I find one of the great things about To Do lists is being able to check things off when they’re finished. It gives me such a sense of satisfaction to know that I’ve actually accomplished something. My To Do list, with all of its checked off items, is proof of my productivity.
But lately I’ve become aware of something: To Do lists have a shadow side. They encourage me to get things done rather than actually do them. Let me explain.
When I’m doing something just to get it done, I’m not really doing it. I’m not stepping into the moment and relating to whatever I’m doing as I’m doing it. I am not in an I-Thou relationship with the people I’m with, or the objects I’m touching.
When I’m focused on checking things off my To Do list, I’m not living my day. I’m just getting it done.
I’ve noticed something else: when I’m trying to get something done, I start feeling agitated, irritated, bored. These feelings are signals for me to wake up, bring myself back to the moment, and actually do what I am doing.
Here’s an example.
Kip and I garden, and August is a month that demands a lot when you grow your own food. It’s the time of year when you’ve got pounds and pounds of potatoes, pounds and pounds of tomatoes, pounds and pounds of carrots, and you’ve got to do something with all that abundance. You’ve got to cook it, can it, freeze it, use it, or you’ll lose it.
So one day not too long ago I pulled out the heavy bag of carrots I’d harvested, and I started to make a big pot of spiced carrot soup. I figured we’d eat some of it right away, and the rest I’d freeze for one of those winter days when I don’t want to cook.
So I began chopping and sauteing onions, peeling and chopping carrots, tossing all of it and the spices into a big pot, along with some stock, and I let it simmer for a while. When it was ready, I pulled out my hand blender and started pureeing.
And that’s when I noticed it. I wasn’t enjoying making the soup. I was just getting it done—and feeling irritated that I had to do it.
That was my wake-up call. I started doing what I was doing. I let myself drop into the timelessness of the moment, and I beheld the most amazing thing.
The blender, its blades whirring just beneath the surface, was creating a vortex of the most astounding patterns. The chunks of carrots and onion got smaller and smaller, until they had combined into a velvety, gurgling current swirling gracefully within the shiny stainless steel pot.
It was magical. I was filled with wonder at such physical marvels and overcome with gratitude for Earth’s plenty.
Can you believe I almost missed it?
I know this: when I actually do what I’m doing, when I sink into the pure experience of it, when I let myself truly relate to the moment at hand, I come alive.
I’m no longer an automaton going about her daily tasks. My “tasks” become spiritual portals—blessed opportunities to delight in life’s simple mysteries.
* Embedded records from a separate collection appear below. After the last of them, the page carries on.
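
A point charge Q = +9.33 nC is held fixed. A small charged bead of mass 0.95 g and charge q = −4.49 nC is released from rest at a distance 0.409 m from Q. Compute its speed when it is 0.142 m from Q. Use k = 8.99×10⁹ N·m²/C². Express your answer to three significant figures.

0.0604 m/s

Only the electrostatic force acts, so mechanical energy is conserved: ½mv² = U₁ − U₂ = kQq(1/r₁ − 1/r₂).
U₁ − U₂ = (8.99×10⁹ N·m²/C²)(9.33×10⁻⁹ C)(-4.49×10⁻⁹ C)(1/0.409 − 1/0.142) = 1.73×10⁻⁶ J.
v = √(2·1.73×10⁻⁶/9.50×10⁻⁴) = 0.0604 m/s.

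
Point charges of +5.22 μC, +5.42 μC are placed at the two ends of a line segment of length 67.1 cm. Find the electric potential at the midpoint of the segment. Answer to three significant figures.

2.85×10⁵ V

Electric potential is a scalar, so the contributions from each charge add algebraically: V = Σ kqᵢ/rᵢ.
Each charge is 0.335 m from the midpoint.
V = k[(5.22×10⁻⁶)/(0.335) + (5.42×10⁻⁶)/(0.335)] = 2.85×10⁵ V.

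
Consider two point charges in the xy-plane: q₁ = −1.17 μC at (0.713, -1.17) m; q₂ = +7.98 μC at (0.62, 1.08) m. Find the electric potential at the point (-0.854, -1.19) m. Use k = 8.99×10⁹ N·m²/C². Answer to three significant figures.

Electric potential is a scalar, so the contributions from each charge add algebraically: V = Σ kqᵢ/rᵢ.
Distances from the field point to each charge: r₁ = 1.57 m, r₂ = 2.71 m.
V = k[(-1.17×10⁻⁶)/(1.57) + (7.98×10⁻⁶)/(2.71)] = 1.98×10⁴ V.

1.98×10⁴ V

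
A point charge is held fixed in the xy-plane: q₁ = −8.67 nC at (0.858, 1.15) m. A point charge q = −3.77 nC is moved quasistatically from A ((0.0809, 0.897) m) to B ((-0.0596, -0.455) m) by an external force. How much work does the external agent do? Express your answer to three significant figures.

For quasistatic motion the external work equals the change in potential energy: W_ext = qΔV = q(V_B − V_A).
At A: distance to the source charge is 0.817 m; V_A = kq₁/r = -95.4 V.
At B: distance to the source charge is 1.85 m; V_B = kq₁/r = -42.2 V.
ΔV = V_B − V_A = 53.2 V.
W_ext = qΔV = (-3.77×10⁻⁹ C)(53.2 V) = -2.01×10⁻⁷ J.

-2.01×10⁻⁷ J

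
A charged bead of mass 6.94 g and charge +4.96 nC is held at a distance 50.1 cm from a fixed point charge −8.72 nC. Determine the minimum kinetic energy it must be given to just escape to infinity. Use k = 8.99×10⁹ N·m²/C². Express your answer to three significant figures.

7.76×10⁻⁷ J

To just escape, total mechanical energy must reach zero at infinity: ½mv²_min + U = 0, so ½mv²_min = −U = |kQq|/r.
|U| = |kQq|/r = (8.99×10⁹ N·m²/C²)(8.72×10⁻⁹)(4.96×10⁻⁹)/(0.501) = 7.76×10⁻⁷ J.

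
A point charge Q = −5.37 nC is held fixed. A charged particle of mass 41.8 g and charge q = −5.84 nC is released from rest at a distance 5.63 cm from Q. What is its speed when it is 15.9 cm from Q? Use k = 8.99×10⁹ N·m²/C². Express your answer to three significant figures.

Only the electrostatic force acts, so mechanical energy is conserved: ½mv² = U₁ − U₂ = kQq(1/r₁ − 1/r₂).
U₁ − U₂ = (8.99×10⁹ N·m²/C²)(-5.37×10⁻⁹ C)(-5.84×10⁻⁹ C)(1/0.0563 − 1/0.159) = 3.23×10⁻⁶ J.
v = √(2·3.23×10⁻⁶/0.0418) = 0.0124 m/s.

0.0124 m/s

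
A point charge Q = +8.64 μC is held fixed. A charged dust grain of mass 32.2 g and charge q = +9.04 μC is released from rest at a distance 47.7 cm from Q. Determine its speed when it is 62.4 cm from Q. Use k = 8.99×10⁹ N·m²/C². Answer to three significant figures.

Only the electrostatic force acts, so mechanical energy is conserved: ½mv² = U₁ − U₂ = kQq(1/r₁ − 1/r₂).
U₁ − U₂ = (8.99×10⁹ N·m²/C²)(8.64×10⁻⁶ C)(9.04×10⁻⁶ C)(1/0.477 − 1/0.624) = 0.347 J.
v = √(2·0.347/0.0322) = 4.64 m/s.

4.64 m/s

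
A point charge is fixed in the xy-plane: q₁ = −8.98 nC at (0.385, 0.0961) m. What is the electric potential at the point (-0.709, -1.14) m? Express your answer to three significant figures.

-48.9 V

The total potential is the scalar sum of each charge's contribution, V = Σ kqᵢ/rᵢ.
Distances from the field point to each charge: r₁ = 1.65 m.
V = k[(-8.98×10⁻⁹)/(1.65)] = -48.9 V.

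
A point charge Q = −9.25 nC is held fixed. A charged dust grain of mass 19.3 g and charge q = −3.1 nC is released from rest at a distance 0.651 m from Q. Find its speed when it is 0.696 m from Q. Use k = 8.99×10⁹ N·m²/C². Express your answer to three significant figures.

Only the electrostatic force acts, so mechanical energy is conserved: ½mv² = U₁ − U₂ = kQq(1/r₁ − 1/r₂).
U₁ − U₂ = (8.99×10⁹ N·m²/C²)(-9.25×10⁻⁹ C)(-3.10×10⁻⁹ C)(1/0.651 − 1/0.696) = 2.56×10⁻⁸ J.
v = √(2·2.56×10⁻⁸/0.0193) = 1.63×10⁻³ m/s.

1.63×10⁻³ m/s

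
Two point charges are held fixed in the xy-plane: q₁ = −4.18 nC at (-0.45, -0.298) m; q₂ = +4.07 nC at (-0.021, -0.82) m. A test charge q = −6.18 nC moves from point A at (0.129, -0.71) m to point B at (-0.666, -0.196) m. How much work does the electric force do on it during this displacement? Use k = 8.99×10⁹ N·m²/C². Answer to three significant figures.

-1.61×10⁻⁶ J

The work done by the electric force is W_field = −ΔU = −q(V_B − V_A) = q(V_A − V_B).
At A: distances to the source charges are 0.711 m, 0.186 m; V_A = Σ kqᵢ/rᵢ = 144 V.
At B: distances to the source charges are 0.239 m, 0.897 m; V_B = Σ kqᵢ/rᵢ = -117 V.
ΔV = V_B − V_A = -260 V.
W_field = −qΔV = −(-6.18×10⁻⁹ C)(-260 V) = -1.61×10⁻⁶ J.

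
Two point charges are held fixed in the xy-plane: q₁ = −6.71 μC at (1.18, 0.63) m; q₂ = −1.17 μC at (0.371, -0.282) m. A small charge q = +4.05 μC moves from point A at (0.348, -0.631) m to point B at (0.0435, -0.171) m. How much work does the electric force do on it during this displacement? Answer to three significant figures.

0.0154 J

The work done by the electric force is W_field = −ΔU = −q(V_B − V_A) = q(V_A − V_B).
At A: distances to the source charges are 1.51 m, 0.350 m; V_A = Σ kqᵢ/rᵢ = -7.00×10⁴ V.
At B: distances to the source charges are 1.39 m, 0.346 m; V_B = Σ kqᵢ/rᵢ = -7.38×10⁴ V.
ΔV = V_B − V_A = -3800 V.
W_field = −qΔV = −(4.05×10⁻⁶ C)(-3800 V) = 0.0154 J.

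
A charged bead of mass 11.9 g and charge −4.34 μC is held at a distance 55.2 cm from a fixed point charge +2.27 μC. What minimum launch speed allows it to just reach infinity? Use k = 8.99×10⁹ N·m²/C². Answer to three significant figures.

5.19 m/s

To just escape, total mechanical energy must reach zero at infinity: ½mv²_min + U = 0, so ½mv²_min = −U = |kQq|/r.
|U| = |kQq|/r = (8.99×10⁹ N·m²/C²)(2.27×10⁻⁶)(4.34×10⁻⁶)/(0.552) = 0.160 J.
v_min = √(2|U|/m) = √(2·0.160/0.0119) = 5.19 m/s.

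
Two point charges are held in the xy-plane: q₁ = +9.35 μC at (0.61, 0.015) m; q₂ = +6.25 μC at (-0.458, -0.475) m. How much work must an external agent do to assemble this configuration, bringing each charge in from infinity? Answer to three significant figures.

The work to assemble the configuration equals its total potential energy, U = Σ kqᵢqⱼ/rᵢⱼ over all pairs.
Pair separations: r₁₂ = 1.18 m.
U = (0.447) = 0.447 J.

0.447 J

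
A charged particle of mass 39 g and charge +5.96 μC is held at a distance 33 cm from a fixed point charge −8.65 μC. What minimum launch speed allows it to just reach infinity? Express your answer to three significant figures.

To just escape, total mechanical energy must reach zero at infinity: ½mv²_min + U = 0, so ½mv²_min = −U = |kQq|/r.
|U| = |kQq|/r = (8.99×10⁹ N·m²/C²)(8.65×10⁻⁶)(5.96×10⁻⁶)/(0.330) = 1.40 J.
v_min = √(2|U|/m) = √(2·1.40/0.0390) = 8.49 m/s.

8.49 m/s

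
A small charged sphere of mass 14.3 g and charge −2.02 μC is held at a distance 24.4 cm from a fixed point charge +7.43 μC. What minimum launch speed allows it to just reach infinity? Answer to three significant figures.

8.79 m/s

To just escape, total mechanical energy must reach zero at infinity: ½mv²_min + U = 0, so ½mv²_min = −U = |kQq|/r.
|U| = |kQq|/r = (8.99×10⁹ N·m²/C²)(7.43×10⁻⁶)(2.02×10⁻⁶)/(0.244) = 0.553 J.
v_min = √(2|U|/m) = √(2·0.553/0.0143) = 8.79 m/s.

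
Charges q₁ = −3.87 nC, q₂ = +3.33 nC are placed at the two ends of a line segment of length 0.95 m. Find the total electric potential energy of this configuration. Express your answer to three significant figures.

The work to assemble the configuration equals its total potential energy, U = Σ kqᵢqⱼ/rᵢⱼ over all pairs.
The separation is r = 0.950 m.
U = (-1.22×10⁻⁷) = -1.22×10⁻⁷ J.

-1.22×10⁻⁷ J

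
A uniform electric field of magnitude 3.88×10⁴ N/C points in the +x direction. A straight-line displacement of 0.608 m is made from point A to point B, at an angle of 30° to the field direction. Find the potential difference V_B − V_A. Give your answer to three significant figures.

Only the component of displacement along E changes the potential: ΔV = −E·d·cosθ.
ΔV = −(3.88×10⁴ V/m)(0.608 m)cos30° = -2.04×10⁴ V.

-2.04×10⁴ V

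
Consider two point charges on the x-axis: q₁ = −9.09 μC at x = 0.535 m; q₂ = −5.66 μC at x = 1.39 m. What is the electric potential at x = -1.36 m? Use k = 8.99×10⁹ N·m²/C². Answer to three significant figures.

Electric potential is a scalar, so the contributions from each charge add algebraically: V = Σ kqᵢ/rᵢ.
Distances from the field point to each charge: r₁ = 1.90 m, r₂ = 2.75 m.
V = k[(-9.09×10⁻⁶)/(1.90) + (-5.66×10⁻⁶)/(2.75)] = -6.16×10⁴ V.

-6.16×10⁴ V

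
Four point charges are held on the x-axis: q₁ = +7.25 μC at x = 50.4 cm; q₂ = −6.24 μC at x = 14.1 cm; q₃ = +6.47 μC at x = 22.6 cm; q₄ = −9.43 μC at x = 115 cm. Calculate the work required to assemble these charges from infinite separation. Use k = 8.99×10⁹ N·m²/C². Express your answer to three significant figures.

The assembly work is the sum of pairwise potential energies, U = Σ_{i<j} kqᵢqⱼ/rᵢⱼ.
Pair separations: r₁₂ = 0.363 m, r₁₃ = 0.278 m, r₁₄ = 0.646 m, r₂₃ = 0.0850 m, r₂₄ = 1.01 m, r₃₄ = 0.924 m.
Summing all 6 pair terms gives U = -4.89 J.

-4.89 J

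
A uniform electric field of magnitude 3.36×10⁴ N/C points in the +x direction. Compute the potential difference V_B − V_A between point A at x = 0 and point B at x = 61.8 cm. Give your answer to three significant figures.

-2.08×10⁴ V

In a uniform field, potential decreases in the direction of E: V_B − V_A = −E·Δx.
V_B − V_A = −(3.36×10⁴ V/m)(0.618 m) = -2.08×10⁴ V.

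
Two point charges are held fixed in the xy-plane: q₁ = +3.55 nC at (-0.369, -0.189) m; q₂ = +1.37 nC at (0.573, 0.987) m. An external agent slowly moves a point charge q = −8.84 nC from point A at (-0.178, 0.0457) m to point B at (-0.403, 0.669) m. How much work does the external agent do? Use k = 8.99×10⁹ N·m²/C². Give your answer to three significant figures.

5.88×10⁻⁷ J

For quasistatic motion the external work equals the change in potential energy: W_ext = qΔV = q(V_B − V_A).
At A: distances to the source charges are 0.303 m, 1.20 m; V_A = Σ kqᵢ/rᵢ = 116 V.
At B: distances to the source charges are 0.859 m, 1.03 m; V_B = Σ kqᵢ/rᵢ = 49.2 V.
ΔV = V_B − V_A = -66.5 V.
W_ext = qΔV = (-8.84×10⁻⁹ C)(-66.5 V) = 5.88×10⁻⁷ J.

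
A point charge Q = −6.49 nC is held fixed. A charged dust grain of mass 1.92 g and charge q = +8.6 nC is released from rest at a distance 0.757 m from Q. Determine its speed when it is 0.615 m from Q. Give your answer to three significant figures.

0.0126 m/s

Only the electrostatic force acts, so mechanical energy is conserved: ½mv² = U₁ − U₂ = kQq(1/r₁ − 1/r₂).
U₁ − U₂ = (8.99×10⁹ N·m²/C²)(-6.49×10⁻⁹ C)(8.60×10⁻⁹ C)(1/0.757 − 1/0.615) = 1.53×10⁻⁷ J.
v = √(2·1.53×10⁻⁷/1.92×10⁻³) = 0.0126 m/s.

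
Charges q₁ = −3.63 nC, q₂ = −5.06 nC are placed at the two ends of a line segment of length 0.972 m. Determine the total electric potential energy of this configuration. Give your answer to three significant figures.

1.70×10⁻⁷ J

The assembly work is the sum of pairwise potential energies, U = Σ_{i<j} kqᵢqⱼ/rᵢⱼ.
The separation is r = 0.972 m.
U = (1.70×10⁻⁷) = 1.70×10⁻⁷ J.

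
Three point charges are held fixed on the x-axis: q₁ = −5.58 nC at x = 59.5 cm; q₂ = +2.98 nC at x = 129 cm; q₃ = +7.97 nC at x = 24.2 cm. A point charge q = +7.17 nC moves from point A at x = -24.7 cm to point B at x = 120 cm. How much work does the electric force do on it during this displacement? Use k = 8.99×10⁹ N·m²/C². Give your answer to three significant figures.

The work done by the electric force is W_field = −ΔU = −q(V_B − V_A) = q(V_A − V_B).
At A: distances to the source charges are 0.842 m, 1.54 m, 0.489 m; V_A = Σ kqᵢ/rᵢ = 104 V.
At B: distances to the source charges are 0.605 m, 0.0900 m, 0.958 m; V_B = Σ kqᵢ/rᵢ = 290 V.
ΔV = V_B − V_A = 185 V.
W_field = −qΔV = −(7.17×10⁻⁹ C)(185 V) = -1.33×10⁻⁶ J.

-1.33×10⁻⁶ J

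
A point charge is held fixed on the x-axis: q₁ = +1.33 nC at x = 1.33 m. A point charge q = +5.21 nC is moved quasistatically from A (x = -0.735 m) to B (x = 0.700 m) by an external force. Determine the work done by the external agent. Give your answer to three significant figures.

6.87×10⁻⁸ J

For quasistatic motion the external work equals the change in potential energy: W_ext = qΔV = q(V_B − V_A).
At A: distance to the source charge is 2.06 m; V_A = kq₁/r = 5.79 V.
At B: distance to the source charge is 0.630 m; V_B = kq₁/r = 19.0 V.
ΔV = V_B − V_A = 13.2 V.
W_ext = qΔV = (5.21×10⁻⁹ C)(13.2 V) = 6.87×10⁻⁸ J.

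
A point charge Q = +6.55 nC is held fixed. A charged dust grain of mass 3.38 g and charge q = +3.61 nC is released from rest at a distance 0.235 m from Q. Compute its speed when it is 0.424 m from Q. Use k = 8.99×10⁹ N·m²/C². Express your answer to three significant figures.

Only the electrostatic force acts, so mechanical energy is conserved: ½mv² = U₁ − U₂ = kQq(1/r₁ − 1/r₂).
U₁ − U₂ = (8.99×10⁹ N·m²/C²)(6.55×10⁻⁹ C)(3.61×10⁻⁹ C)(1/0.235 − 1/0.424) = 4.03×10⁻⁷ J.
v = √(2·4.03×10⁻⁷/3.38×10⁻³) = 0.0154 m/s.

0.0154 m/s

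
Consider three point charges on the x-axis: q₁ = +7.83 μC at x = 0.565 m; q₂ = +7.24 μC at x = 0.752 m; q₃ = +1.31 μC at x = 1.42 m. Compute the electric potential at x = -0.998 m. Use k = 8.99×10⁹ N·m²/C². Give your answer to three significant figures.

The total potential is the scalar sum of each charge's contribution, V = Σ kqᵢ/rᵢ.
Distances from the field point to each charge: r₁ = 1.56 m, r₂ = 1.75 m, r₃ = 2.42 m.
V = k[(7.83×10⁻⁶)/(1.56) + (7.24×10⁻⁶)/(1.75) + (1.31×10⁻⁶)/(2.42)] = 8.71×10⁴ V.

8.71×10⁴ V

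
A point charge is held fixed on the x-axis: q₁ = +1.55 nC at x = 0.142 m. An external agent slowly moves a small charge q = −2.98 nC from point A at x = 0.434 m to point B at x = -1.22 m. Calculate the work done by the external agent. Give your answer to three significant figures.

1.12×10⁻⁷ J

For quasistatic motion the external work equals the change in potential energy: W_ext = qΔV = q(V_B − V_A).
At A: distance to the source charge is 0.292 m; V_A = kq₁/r = 47.7 V.
At B: distance to the source charge is 1.36 m; V_B = kq₁/r = 10.2 V.
ΔV = V_B − V_A = -37.5 V.
W_ext = qΔV = (-2.98×10⁻⁹ C)(-37.5 V) = 1.12×10⁻⁷ J.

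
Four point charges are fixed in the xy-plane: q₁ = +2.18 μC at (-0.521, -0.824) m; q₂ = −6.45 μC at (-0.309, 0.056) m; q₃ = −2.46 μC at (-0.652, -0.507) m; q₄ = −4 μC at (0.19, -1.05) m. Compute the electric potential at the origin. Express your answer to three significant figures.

-2.25×10⁵ V

Electric potential is a scalar, so the contributions from each charge add algebraically: V = Σ kqᵢ/rᵢ.
Distances from the field point to each charge: r₁ = 0.975 m, r₂ = 0.314 m, r₃ = 0.826 m, r₄ = 1.07 m.
V = k[(2.18×10⁻⁶)/(0.975) + (-6.45×10⁻⁶)/(0.314) + (-2.46×10⁻⁶)/(0.826) + (-4.00×10⁻⁶)/(1.07)] = -2.25×10⁵ V.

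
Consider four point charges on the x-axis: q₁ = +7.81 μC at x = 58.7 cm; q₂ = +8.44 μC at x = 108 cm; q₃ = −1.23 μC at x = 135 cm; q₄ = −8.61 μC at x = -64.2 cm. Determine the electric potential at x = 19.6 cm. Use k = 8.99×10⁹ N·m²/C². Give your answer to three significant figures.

1.63×10⁵ V

The total potential is the scalar sum of each charge's contribution, V = Σ kqᵢ/rᵢ.
Distances from the field point to each charge: r₁ = 0.391 m, r₂ = 0.884 m, r₃ = 1.15 m, r₄ = 0.838 m.
V = k[(7.81×10⁻⁶)/(0.391) + (8.44×10⁻⁶)/(0.884) + (-1.23×10⁻⁶)/(1.15) + (-8.61×10⁻⁶)/(0.838)] = 1.63×10⁵ V.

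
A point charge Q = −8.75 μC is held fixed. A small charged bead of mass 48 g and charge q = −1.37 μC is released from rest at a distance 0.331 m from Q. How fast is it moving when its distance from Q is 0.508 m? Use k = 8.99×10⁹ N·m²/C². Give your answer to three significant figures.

Only the electrostatic force acts, so mechanical energy is conserved: ½mv² = U₁ − U₂ = kQq(1/r₁ − 1/r₂).
U₁ − U₂ = (8.99×10⁹ N·m²/C²)(-8.75×10⁻⁶ C)(-1.37×10⁻⁶ C)(1/0.331 − 1/0.508) = 0.113 J.
v = √(2·0.113/0.0480) = 2.17 m/s.

2.17 m/s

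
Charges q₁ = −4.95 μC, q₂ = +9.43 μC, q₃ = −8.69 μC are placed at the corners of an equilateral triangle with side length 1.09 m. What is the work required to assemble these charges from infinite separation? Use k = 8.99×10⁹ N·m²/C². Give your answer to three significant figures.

-0.706 J

The assembly work is the sum of pairwise potential energies, U = Σ_{i<j} kqᵢqⱼ/rᵢⱼ.
All three pair separations equal the side length, 1.09 m.
U = (-0.385) + (0.355) + (-0.676) = -0.706 J.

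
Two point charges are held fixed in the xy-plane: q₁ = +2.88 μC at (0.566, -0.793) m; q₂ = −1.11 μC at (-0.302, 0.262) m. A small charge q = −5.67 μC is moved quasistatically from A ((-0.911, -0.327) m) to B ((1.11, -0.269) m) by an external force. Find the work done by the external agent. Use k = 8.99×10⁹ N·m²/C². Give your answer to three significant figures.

For quasistatic motion the external work equals the change in potential energy: W_ext = qΔV = q(V_B − V_A).
At A: distances to the source charges are 1.55 m, 0.847 m; V_A = Σ kqᵢ/rᵢ = 4940 V.
At B: distances to the source charges are 0.755 m, 1.51 m; V_B = Σ kqᵢ/rᵢ = 2.77×10⁴ V.
ΔV = V_B − V_A = 2.27×10⁴ V.
W_ext = qΔV = (-5.67×10⁻⁶ C)(2.27×10⁴ V) = -0.129 J.

-0.129 J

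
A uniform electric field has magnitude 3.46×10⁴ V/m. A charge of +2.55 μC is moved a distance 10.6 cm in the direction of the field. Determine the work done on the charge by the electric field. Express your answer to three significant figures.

9.35×10⁻³ J

The potential change for a displacement 10.6 cm in the direction of the field is ΔV = −Ed = -3670 V.
W_field = −qΔV = 9.35×10⁻³ J.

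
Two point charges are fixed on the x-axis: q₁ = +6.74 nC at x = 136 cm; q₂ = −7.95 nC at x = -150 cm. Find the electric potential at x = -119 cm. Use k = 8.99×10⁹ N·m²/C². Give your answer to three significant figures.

Electric potential is a scalar, so the contributions from each charge add algebraically: V = Σ kqᵢ/rᵢ.
Distances from the field point to each charge: r₁ = 2.55 m, r₂ = 0.310 m.
V = k[(6.74×10⁻⁹)/(2.55) + (-7.95×10⁻⁹)/(0.310)] = -207 V.

-207 V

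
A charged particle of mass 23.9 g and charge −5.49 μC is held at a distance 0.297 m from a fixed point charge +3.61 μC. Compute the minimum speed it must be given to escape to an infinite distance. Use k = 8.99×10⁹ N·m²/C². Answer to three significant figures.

7.09 m/s

To just escape, total mechanical energy must reach zero at infinity: ½mv²_min + U = 0, so ½mv²_min = −U = |kQq|/r.
|U| = |kQq|/r = (8.99×10⁹ N·m²/C²)(3.61×10⁻⁶)(5.49×10⁻⁶)/(0.297) = 0.600 J.
v_min = √(2|U|/m) = √(2·0.600/0.0239) = 7.09 m/s.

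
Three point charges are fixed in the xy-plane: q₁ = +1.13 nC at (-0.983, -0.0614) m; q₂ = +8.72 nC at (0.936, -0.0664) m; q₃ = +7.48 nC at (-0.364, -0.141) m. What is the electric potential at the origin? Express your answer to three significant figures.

Electric potential is a scalar, so the contributions from each charge add algebraically: V = Σ kqᵢ/rᵢ.
Distances from the field point to each charge: r₁ = 0.985 m, r₂ = 0.938 m, r₃ = 0.390 m.
V = k[(1.13×10⁻⁹)/(0.985) + (8.72×10⁻⁹)/(0.938) + (7.48×10⁻⁹)/(0.390)] = 266 V.

266 V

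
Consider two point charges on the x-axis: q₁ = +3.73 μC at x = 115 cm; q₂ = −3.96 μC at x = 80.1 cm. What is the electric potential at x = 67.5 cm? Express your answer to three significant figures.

Electric potential is a scalar, so the contributions from each charge add algebraically: V = Σ kqᵢ/rᵢ.
Distances from the field point to each charge: r₁ = 0.475 m, r₂ = 0.126 m.
V = k[(3.73×10⁻⁶)/(0.475) + (-3.96×10⁻⁶)/(0.126)] = -2.12×10⁵ V.

-2.12×10⁵ V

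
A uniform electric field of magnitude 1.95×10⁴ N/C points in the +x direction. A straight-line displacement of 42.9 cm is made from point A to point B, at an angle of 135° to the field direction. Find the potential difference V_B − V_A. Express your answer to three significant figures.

Only the component of displacement along E changes the potential: ΔV = −E·d·cosθ.
ΔV = −(1.95×10⁴ V/m)(0.429 m)cos135° = 5920 V.

5920 V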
I enter what Buddhists call beginner’s mind, that state of awareness and engagement that is filled with the wonder of experiencing life anew in each moment.
What I’d like to do is let my To Do list become an aid, rather than a hindrance, to my spiritual practice. I’d like to use it as a tool to help me stay awake to my life by posing the question, whenever I check something off the list, did I actually do this thing? Or did I settle for just getting it done?
It might be one of the most important questions any of us can ask, because there’s a huge difference between the two. It’s the difference between missing our experiences or living them. Just between you and me, I’d rather not get to the end of my days and have the painful realization that I didn’t actually live my life. I just got it done.